The sub-plot of her mother provides an equally emotional distraction to Jessie’s unfaithfulness. Her mother’s instability and the secrets surrounding her father’s death give an air of mystery to the novel which peaked my interest to try and discover the truth.

As with The Secret Life of Bees, this book is incredibly descriptive. It is set on an island for which Sue Monk Kidd has beautifully created the look, feel and smell of each scene; and for me, it perfectly captured the feeling of time spent by the sea. As an example…”…the aroma of the island penetrated, a powerful brew of silt, old crab pots, salted air, and black, gooey mudflats alive and crawling with pungent creatures”. Even now, I can close my eyes and picture the sights and sounds of Egret Island.
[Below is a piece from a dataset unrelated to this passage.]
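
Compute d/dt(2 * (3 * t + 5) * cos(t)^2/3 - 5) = -2*t*sin(2*t) - 10*sin(2*t)/3 + cos(2*t) + 1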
The Mermaid Chair has a nice easy pace and is very easy to read, with enough going on to pull you through and keep you interested. It explores themes of religion, faith, love, relationships and the strong bonds between female friends. I wouldn’t rank this book as one of my all time favourites, but it was an enjoyable read. I loved the self discovery aspect of the novel and how Jessie became a whole person again, taking control of her own life. I did find it a little too emotional at times for my taste (I don’t cope well with story lines of unfaithfulness), and also some of the scenes involving the mother were sometimes a little strong; but on the whole I would recommend this book.